When we first meet her, she is just a little girl, awkward and entering in a local singing competition. All the other girls look like "Dance Moms" knockoffs, crappily dancing to crappy songs in crappy costumes. But Noni, in her outdated glasses and elementary school clothes, sings Nina Simone's "Blackbird" a cappella. We get chills, but she finds herself in the shoes of the runner-up. She turns to her mother (Minnie Driver), sitting in the audience: anger is evident in her eyes.
Jump about 16 years into the future, she's the cover model for Complex and other assorted music magazines. As far as we know, Noni's mother has been pushing her to be the next Whitney while Noni passively goes along with it, secretly desiring to be a sort of Erykah for the next generation. The result should be some "Mommie Dearest" and "Gypsy" combination, but strange things have happened to "Beyond the Lights." For its been-there-done-that storyline, it is lucky enough to have a talented director at its front and a well-versed screenplay to make its melancholy real.

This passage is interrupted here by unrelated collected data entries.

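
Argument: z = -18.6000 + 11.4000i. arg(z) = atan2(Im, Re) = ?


Re = -18.6, Im = 11.4
arg = atan2(11.4, -18.6) = 148.4957 degrees

arg(z) = 148.4957 degrees


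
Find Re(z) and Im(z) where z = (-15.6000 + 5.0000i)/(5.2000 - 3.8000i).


Multiply by conjugate: (-15.6000 + 5.0000i)(5.2000 + 3.8000i) / (5.2^2 + (-3.8)^2)
Numerator real = -15.6*5.2 + 5*(-3.8) = -100.12
Numerator imag = 5*5.2 - (-15.6)*(-3.8) = -33.28
Denominator = 41.48
Re(z) = -100.12/41.48 = -2.4137
Im(z) = -33.28/41.48 = -0.8023

Re(z) = -2.4137, Im(z) = -0.8023


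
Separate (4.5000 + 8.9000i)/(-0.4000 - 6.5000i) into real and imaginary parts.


Multiply by conjugate: (4.5000 + 8.9000i)(-0.4000 + 6.5000i) / ((-0.4)^2 + (-6.5)^2)
Numerator real = 4.5*(-0.4) + 8.9*(-6.5) = -59.65
Numerator imag = 8.9*(-0.4) - 4.5*(-6.5) = 25.69
Denominator = 42.41
Re(z) = -59.65/42.41 = -1.4065
Im(z) = 25.69/42.41 = 0.6058

Re(z) = -1.4065, Im(z) = 0.6058


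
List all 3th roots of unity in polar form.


The 3th roots of unity are cis(360k/3°) for k=0..2
Angle step = 360/3 = 120°
Primitive root: cis(120°)
Primitive root = -0.5000 + 0.8660i

3 roots at angles: 0°, 120°, 240°


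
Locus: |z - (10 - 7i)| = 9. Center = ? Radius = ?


|z - z0| = r is a circle with center z0 and radius r.
Center = (10, -7), radius = 9

Circle with center (10, -7) and radius 9


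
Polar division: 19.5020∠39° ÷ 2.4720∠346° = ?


r = 19.5020 / 2.4720 = 7.8892
theta = 39° - 346° = -307° = 53° (mod 360)

7.8892 cis(53°)


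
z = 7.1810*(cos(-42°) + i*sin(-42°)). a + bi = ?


a = 7.1810*cos(-42°) = 7.1810*0.74314 = 5.3365
b = 7.1810*sin(-42°) = 7.1810*(-0.66913) = -4.8050

5.3365 - 4.8050i


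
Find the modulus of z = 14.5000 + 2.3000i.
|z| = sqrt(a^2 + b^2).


|z| = sqrt(14.5^2 + 2.3^2) = sqrt(210.25 + 5.29) = sqrt(215.54) = 14.6813

|z| = 14.6813


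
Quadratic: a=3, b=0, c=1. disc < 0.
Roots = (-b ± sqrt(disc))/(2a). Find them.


disc = 0^2 - 4*3*1 = 0 - 12 = -12
sqrt(|disc|) = sqrt(12) = 3.4641
Real part = 0/(2*3) = 0
Imag part = 3.4641/(2*3) = 0.5774

0 ± 0.5774i


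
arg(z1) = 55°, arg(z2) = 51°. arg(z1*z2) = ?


arg(z1*z2) = 55° + 51° = 106°
Normalized to (-180°, 180°]: 106°

106°


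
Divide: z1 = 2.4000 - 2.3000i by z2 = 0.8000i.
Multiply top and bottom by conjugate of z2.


Conjugate of z2 = -0.8000i
Numerator: (2.4000 - 2.3000i)(-0.8000i) = -1.8400 - 1.9200i
Denominator: 0^2 + 0.8^2 = 0.64
Result = (-1.8400 - 1.9200i)/0.64

-2.8750 - 3.0000i


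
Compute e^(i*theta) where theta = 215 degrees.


cos(215°) = -0.8192
sin(215°) = -0.5736

e^(i*215°) = -0.8192 - 0.5736i


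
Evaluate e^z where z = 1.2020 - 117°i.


e^1.2020 = 3.3268
cos(-117°) = -0.45399
sin(-117°) = -0.891
Real = 3.3268*(-0.45399) = -1.5103
Imag = 3.3268*(-0.891) = -2.9642

-1.5103 - 2.9642i


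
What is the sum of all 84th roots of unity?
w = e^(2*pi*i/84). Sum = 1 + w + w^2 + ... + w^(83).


The sum of all 84th roots of unity is 0.
Geometric series: (1 - w^84)/(1 - w) = (1-1)/(1-w) = 0 since w^84 = 1, w ≠ 1.
Alternatively: coefficient of z^83 in z^84 - 1 is 0.

0


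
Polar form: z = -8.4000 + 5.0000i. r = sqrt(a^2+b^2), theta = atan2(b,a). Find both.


r = sqrt(70.56+25) = sqrt(95.56) = 9.7755
theta = atan2(5, -8.4) = 149.2373 degrees

r = 9.7755, theta = 149.2373 degrees


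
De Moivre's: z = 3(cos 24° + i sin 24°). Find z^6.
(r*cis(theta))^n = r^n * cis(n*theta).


r^6 = 3^6 = 729
n*theta = 6*24° = 144° = 144° (mod 360)
a = 729*cos(144°) = -589.7734
b = 729*sin(144°) = 428.4954

729 cis(144°) = -589.7734 + 428.4954i


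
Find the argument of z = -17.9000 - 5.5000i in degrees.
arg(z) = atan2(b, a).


Re = -17.9, Im = -5.5
arg = atan2(-5.5, -17.9) = -162.9198 degrees

arg(z) = -162.9198 degrees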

There are so many things it should be, things you expect to be, one of them being cheesy, for starters. But "Beyond the Lights" genuinely moved me. It is not a satire of the music industry but a character study of a young woman who has never been able to find herself because she's been told what to say and think for so long.

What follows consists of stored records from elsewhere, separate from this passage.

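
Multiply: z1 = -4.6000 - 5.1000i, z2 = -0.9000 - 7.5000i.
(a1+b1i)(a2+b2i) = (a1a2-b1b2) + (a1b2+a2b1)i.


Real = -4.6*(-0.9) - (-5.1)*(-7.5) = 4.14 - 38.25 = -34.11
Imag = -4.6*(-7.5) - (0.9)*(-5.1) = 34.5 + 4.59 = 39.09

-34.1100 + 39.0900i


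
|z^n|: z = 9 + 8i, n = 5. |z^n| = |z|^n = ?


|z| = sqrt(81+64) = sqrt(145) = 12.0416
|z^5| = |z|^5 = (sqrt(145))^5 = 145^2 * sqrt(145) = 21025*sqrt(145)

|z^5| = 21025*sqrt(145) ≈ 253174.5260


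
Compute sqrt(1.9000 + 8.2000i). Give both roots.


|z| = sqrt(3.61+67.24) = 8.4172
sqrt((|z|+a)/2) = sqrt((8.4172+1.9)/2) = sqrt(5.1586) = 2.2713
sqrt((|z|-a)/2) = sqrt((8.4172-1.9)/2) = sqrt(3.2586) = 1.8052

±(2.2713 + 1.8052i) i.e. 2.2713 + 1.8052i and -2.2713 - 1.8052i


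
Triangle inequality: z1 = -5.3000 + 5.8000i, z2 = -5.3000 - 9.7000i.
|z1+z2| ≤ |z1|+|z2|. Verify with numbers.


|z1| = sqrt((-5.3)^2 + 5.8^2) = sqrt(61.73) = 7.8568
|z2| = sqrt((-5.3)^2 + (-9.7)^2) = sqrt(122.18) = 11.0535
z1+z2 = -10.6000 - 3.9000i
|z1+z2| = sqrt(127.57) = 11.2947
|z1|+|z2| = 7.8568 + 11.0535 = 18.9103

|z1+z2| = 11.2947 ≤ |z1|+|z2| = 18.9103 (verified)


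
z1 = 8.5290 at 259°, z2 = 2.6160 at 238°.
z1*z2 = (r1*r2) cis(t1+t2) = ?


r = 8.5290 * 2.6160 = 22.3119
theta = 259° + 238° = 497° = 137° (mod 360)

22.3119 cis(137°)


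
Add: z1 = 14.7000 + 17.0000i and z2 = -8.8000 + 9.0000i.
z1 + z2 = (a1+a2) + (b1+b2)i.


Real: 14.7 - 8.8 = 5.9
Imag: 17 + 9 = 26

5.9000 + 26.0000i


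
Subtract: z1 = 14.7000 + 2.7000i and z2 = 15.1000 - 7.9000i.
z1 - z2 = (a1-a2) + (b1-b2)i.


Real: 14.7 - 15.1 = -0.4
Imag: 2.7 + 7.9 = 10.6

-0.4000 + 10.6000i


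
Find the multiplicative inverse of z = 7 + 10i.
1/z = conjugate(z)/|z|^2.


|z|^2 = 49+100 = 149
1/z = (7 - 10i)/149

1/z = 0.0470 - 0.0671i


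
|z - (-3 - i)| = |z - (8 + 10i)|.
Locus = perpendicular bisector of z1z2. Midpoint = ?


Equal distances means the locus is the perpendicular bisector of z1 and z2.
Midpoint = ((-3+8)/2, (-1+10)/2) = (2.5000, 4.5000)

Perpendicular bisector through (2.5000, 4.5000)


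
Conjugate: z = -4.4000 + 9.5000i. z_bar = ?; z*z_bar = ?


z_bar = -4.4000 - 9.5000i
z*z_bar = (-4.4)^2 + 9.5^2 = 19.36 + 90.25 = 109.61

z_bar = -4.4000 - 9.5000i, z*z_bar = 109.61


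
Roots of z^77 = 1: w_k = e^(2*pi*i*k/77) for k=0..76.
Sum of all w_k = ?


The sum of all 77th roots of unity is 0.
Geometric series: (1 - w^77)/(1 - w) = (1-1)/(1-w) = 0 since w^77 = 1, w ≠ 1.
Alternatively: coefficient of z^76 in z^77 - 1 is 0.

0


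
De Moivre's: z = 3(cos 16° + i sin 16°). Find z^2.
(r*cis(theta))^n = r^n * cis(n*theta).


r^2 = 3^2 = 9
n*theta = 2*16° = 32° = 32° (mod 360)
a = 9*cos(32°) = 7.6324
b = 9*sin(32°) = 4.7693

9 cis(32°) = 7.6324 + 4.7693i


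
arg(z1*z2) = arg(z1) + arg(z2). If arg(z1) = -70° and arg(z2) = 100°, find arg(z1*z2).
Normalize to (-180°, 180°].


arg(z1*z2) = -70° + 100° = 30°
Normalized to (-180°, 180°]: 30°

30°


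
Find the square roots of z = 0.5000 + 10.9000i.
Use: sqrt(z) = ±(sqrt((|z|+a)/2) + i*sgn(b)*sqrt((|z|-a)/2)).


|z| = sqrt(0.25+118.81) = 10.9115
sqrt((|z|+a)/2) = sqrt((10.9115+0.5)/2) = sqrt(5.7057) = 2.3887
sqrt((|z|-a)/2) = sqrt((10.9115-0.5)/2) = sqrt(5.2057) = 2.2816

±(2.3887 + 2.2816i) i.e. 2.3887 + 2.2816i and -2.3887 - 2.2816i


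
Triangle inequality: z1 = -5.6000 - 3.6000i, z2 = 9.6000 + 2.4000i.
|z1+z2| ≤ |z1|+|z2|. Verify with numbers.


|z1| = sqrt((-5.6)^2 + (-3.6)^2) = sqrt(44.32) = 6.6573
|z2| = sqrt(9.6^2 + 2.4^2) = sqrt(97.92) = 9.8955
z1+z2 = 4.0000 - 1.2000i
|z1+z2| = sqrt(17.44) = 4.1761
|z1|+|z2| = 6.6573 + 9.8955 = 16.5528

|z1+z2| = 4.1761 ≤ |z1|+|z2| = 16.5528 (verified)


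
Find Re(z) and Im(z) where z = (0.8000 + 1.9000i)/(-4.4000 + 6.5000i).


Multiply by conjugate: (0.8000 + 1.9000i)(-4.4000 - 6.5000i) / ((-4.4)^2 + 6.5^2)
Numerator real = 0.8*(-4.4) + 1.9*6.5 = 8.83
Numerator imag = 1.9*(-4.4) - 0.8*6.5 = -13.56
Denominator = 61.61
Re(z) = 8.83/61.61 = 0.1433
Im(z) = -13.56/61.61 = -0.2201

Re(z) = 0.1433, Im(z) = -0.2201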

The film eventually goes into "The Bodyguard" territory (Noni falls for her soft-spoken hotel room guard), but it never loses its footing. For a film surrounded by such a materialistic world, it's surprising emotionally rounded. Mbatha-Raw gives such a terrific performance that we feel as though we really do know Noni, better than her mother and better than the industry. There isn't a second we don't understand the hurt lingering in her eyes. She doesn't know what she wants, but she doesn't want this.
There's a scene in which Noni holds a press conference regarding what the paparazzi are calling a suicide attempt. It was a suicide attempt, and she needs help, but with the pressure of her mother and the record company watching her every move, she has to put on a dinky routine that characterizes her as a ditz who sits on ledges when she wears five-inch heels and has a few too many drinks. Mbatha-Raw is so convincing that we begin to wonder if how much we know about our beloved pop stars is actually something they wanted to share. What's hiding behind their Twitter feeds that bear more emojis than thoughts of authenticity?
The climax of "Beyond the Lights" finds Noni shedding her purple weave and hazardously gleaming plastic nails in trade of her natural hair and a clean face. Though the scene is played silently, the emotional power comes with the consuming nature of a tidal wave. It's the first moment in Noni's life that she's had control over her looks. In truth, though, "Beyond the Lights" is a storm of deeply felt feelings, and we can't help but feel something too. The ending may be too forced for my taste (Noni graces a small stage at a music festival and becomes Corinne Bailey Rae when I would have preferred a more interesting Kalela type), but the film is startlingly good, cruelly overlooked when it shouldn't have been.
This review of Beyond the Lights (2014) was written by Blake P on 01 Apr 2015.
Beyond the Lights has generally received positive reviews.